To Speed up Solvation (3 Factors) a) Stirring, shaking or agitation moves dissolved particles away from the contact surfaces more quickly and allows new collisions to occur. b) Breaking the solute into small pieces increases surface area and allows more collisions to occur. c) As temperature increases, rate of solvation increases. (Solubility is affected by increasing the temperature of the solvent because the kinetic energy of the particles increases).

9. Solubility • Unsaturated solutions are solutions that contain less dissolved solute for a given temperature and pressure than a saturated solution. • Saturated solutions contain the maximum amount of dissolved solute for a given amount of solute at a specific temperature and pressure.

Solubility (cont. ) • A supersaturated solution contains more dissolved solute than a saturated solution at the same temperature. • To form a supersaturated solution, a saturated solution is formed at high temperature and then slowly cooled. • Supersaturated solutions are unstable. Examples: Fudge or Peanut Brittle, Rock Candy

10. Solubility & Gases • Gases are less soluble in liquid solvents at high temperatures. • Solubility of gases increases as its external pressure is increased. • Henry’s law states that at a given temperature, the solubility (S) of a gas in a liquid is directly proportional to the pressure (P).

Solubility (cont. )

a) Pressure & Henry’s law – solubility of a gas increases as pressure increases b) At a given temperature, the solubility (S) of a gas in a liquid is directly proportional to the pressure (P).

11. Colligative Properties • Colligative properties are physical properties of solutions that are affected by the number of particles in a solution (but not by the identity of dissolved solute particles).

12. Vapor Pressure Lowering Vapor pressure is a fundamental chemical property related to volatility • Adding a nonvolatile solute to a solvent lowers the solvent’s vapor pressure which increases the boiling point. • When a solute is present, a mixture of solvent and solute occupies the surface area, and fewer particles enter the gaseous state. • The greater the number of solute particles, the lower the vapor pressure.

Vapor Pressure Lowering (cont. ) • Vapor pressure lowering is due to the number of solute particles in solution and is a colligative property of solutions.

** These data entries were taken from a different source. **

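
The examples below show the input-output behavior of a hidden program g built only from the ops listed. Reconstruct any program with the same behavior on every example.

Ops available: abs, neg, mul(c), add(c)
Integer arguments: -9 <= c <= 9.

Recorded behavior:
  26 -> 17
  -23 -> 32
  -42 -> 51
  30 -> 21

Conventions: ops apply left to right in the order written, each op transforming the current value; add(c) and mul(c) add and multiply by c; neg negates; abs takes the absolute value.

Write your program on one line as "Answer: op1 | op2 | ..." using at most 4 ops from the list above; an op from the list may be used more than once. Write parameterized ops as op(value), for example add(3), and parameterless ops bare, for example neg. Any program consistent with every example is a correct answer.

neg | add(9) | neg | abs

Check, running the answer program on each example:
  26 -> -26 -> -17 -> 17 -> 17
  -23 -> 23 -> 32 -> -32 -> 32
  -42 -> 42 -> 51 -> -51 -> 51
  30 -> -30 -> -21 -> 21 -> 21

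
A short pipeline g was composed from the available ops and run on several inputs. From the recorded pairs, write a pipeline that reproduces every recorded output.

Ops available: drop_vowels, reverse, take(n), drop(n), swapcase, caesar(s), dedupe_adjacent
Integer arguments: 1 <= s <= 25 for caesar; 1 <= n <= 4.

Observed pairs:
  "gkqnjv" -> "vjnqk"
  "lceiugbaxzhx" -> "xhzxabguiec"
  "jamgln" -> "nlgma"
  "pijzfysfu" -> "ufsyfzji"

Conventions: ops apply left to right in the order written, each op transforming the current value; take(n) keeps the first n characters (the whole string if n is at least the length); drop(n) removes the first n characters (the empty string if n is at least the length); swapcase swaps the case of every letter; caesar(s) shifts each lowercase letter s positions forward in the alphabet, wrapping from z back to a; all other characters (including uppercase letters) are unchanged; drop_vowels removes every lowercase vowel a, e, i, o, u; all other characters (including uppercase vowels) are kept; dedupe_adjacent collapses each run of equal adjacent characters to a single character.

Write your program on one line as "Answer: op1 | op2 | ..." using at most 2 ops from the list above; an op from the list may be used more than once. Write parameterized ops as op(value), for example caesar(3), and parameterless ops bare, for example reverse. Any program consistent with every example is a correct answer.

drop(1) | reverse

Check, running the answer program on each example:
  "gkqnjv" -> "kqnjv" -> "vjnqk"
  "lceiugbaxzhx" -> "ceiugbaxzhx" -> "xhzxabguiec"
  "jamgln" -> "amgln" -> "nlgma"
  "pijzfysfu" -> "ijzfysfu" -> "ufsyfzji"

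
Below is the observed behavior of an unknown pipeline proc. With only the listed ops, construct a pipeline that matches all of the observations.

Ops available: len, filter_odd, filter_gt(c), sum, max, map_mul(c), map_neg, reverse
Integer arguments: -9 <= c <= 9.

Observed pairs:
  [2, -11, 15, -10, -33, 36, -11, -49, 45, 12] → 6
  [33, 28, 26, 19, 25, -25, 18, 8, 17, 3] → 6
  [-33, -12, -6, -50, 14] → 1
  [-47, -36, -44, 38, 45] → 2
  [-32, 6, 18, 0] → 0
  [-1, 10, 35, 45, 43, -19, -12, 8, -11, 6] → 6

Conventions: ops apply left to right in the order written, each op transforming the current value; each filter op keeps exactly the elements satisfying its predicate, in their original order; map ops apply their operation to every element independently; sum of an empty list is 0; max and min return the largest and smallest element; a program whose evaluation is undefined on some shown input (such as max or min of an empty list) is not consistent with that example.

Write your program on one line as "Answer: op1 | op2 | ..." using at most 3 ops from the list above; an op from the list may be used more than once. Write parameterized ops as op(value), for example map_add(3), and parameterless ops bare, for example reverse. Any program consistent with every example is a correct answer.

map_neg | filter_odd | len

Check, running the answer program on each example:
  [2, -11, 15, -10, -33, 36, -11, -49, 45, 12] -> [-2, 11, -15, 10, 33, -36, 11, 49, -45, -12] -> [11, -15, 33, 11, 49, -45] -> 6
  [33, 28, 26, 19, 25, -25, 18, 8, 17, 3] -> [-33, -28, -26, -19, -25, 25, -18, -8, -17, -3] -> [-33, -19, -25, 25, -17, -3] -> 6
  [-33, -12, -6, -50, 14] -> [33, 12, 6, 50, -14] -> [33] -> 1
  [-47, -36, -44, 38, 45] -> [47, 36, 44, -38, -45] -> [47, -45] -> 2
  [-32, 6, 18, 0] -> [32, -6, -18, 0] -> [] -> 0
  [-1, 10, 35, 45, 43, -19, -12, 8, -11, 6] -> [1, -10, -35, -45, -43, 19, 12, -8, 11, -6] -> [1, -35, -45, -43, 19, 11] -> 6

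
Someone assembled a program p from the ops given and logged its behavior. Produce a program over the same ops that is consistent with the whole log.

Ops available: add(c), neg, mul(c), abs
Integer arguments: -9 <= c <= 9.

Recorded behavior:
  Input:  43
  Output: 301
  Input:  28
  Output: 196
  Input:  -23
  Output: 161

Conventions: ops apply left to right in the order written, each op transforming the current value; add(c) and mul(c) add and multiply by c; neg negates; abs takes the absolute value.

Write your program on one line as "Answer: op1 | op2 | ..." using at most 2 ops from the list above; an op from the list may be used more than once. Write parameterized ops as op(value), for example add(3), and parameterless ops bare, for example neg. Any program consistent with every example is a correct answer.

mul(-7) | abs

Check, running the answer program on each example:
  43 -> -301 -> 301
  28 -> -196 -> 196
  -23 -> 161 -> 161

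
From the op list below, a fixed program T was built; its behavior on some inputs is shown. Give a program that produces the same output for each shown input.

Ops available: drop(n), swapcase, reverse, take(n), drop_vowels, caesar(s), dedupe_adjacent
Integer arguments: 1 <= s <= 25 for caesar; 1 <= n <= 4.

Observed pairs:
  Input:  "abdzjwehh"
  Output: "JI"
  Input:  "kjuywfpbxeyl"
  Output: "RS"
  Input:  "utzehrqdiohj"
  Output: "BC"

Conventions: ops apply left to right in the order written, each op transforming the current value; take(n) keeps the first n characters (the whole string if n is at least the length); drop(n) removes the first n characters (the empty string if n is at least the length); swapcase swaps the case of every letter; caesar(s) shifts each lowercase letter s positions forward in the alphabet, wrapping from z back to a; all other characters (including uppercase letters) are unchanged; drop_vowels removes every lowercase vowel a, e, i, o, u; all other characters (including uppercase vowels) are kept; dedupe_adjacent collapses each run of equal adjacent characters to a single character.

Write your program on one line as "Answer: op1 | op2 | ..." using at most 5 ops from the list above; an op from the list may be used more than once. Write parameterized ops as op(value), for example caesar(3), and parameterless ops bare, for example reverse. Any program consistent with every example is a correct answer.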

13. Boiling Point Elevation Boiling Point - the temperature at which the vapor pressure of a liquid is just equal to the external pressure on the liquid • When a nonvolatile solute lowers the vapor pressure of a solvent, the boiling point is also affected. • More heat is needed to supply additional kinetic energy to raise the vapor pressure to atmospheric pressure. – Because vapor pressure is lowered, boiling point increases

14. Freezing Point Depression • At a solvent's freezing point temperature, particles no longer have sufficient kinetic energy to overcome interparticle attractive forces. • The freezing point of a solution is always lower than that of the pure solvent.

Freezing Point Depression (cont. ) • Solute particles interfere with the attractive forces among solvent particles. • A solution's freezing point depression is the difference in temperature between its freezing point and the freezing point of the pure solvent. • Freezing point depression – solute particles interfere with attractive forces holding solvent particles together

15. Osmotic Pressure • Osmosis is the diffusion of a solvent through a semipermeable membrane.

Osmotic Pressure (cont. ) • Osmotic pressure is the additional pressure caused by water molecules that moved into the concentrated solution.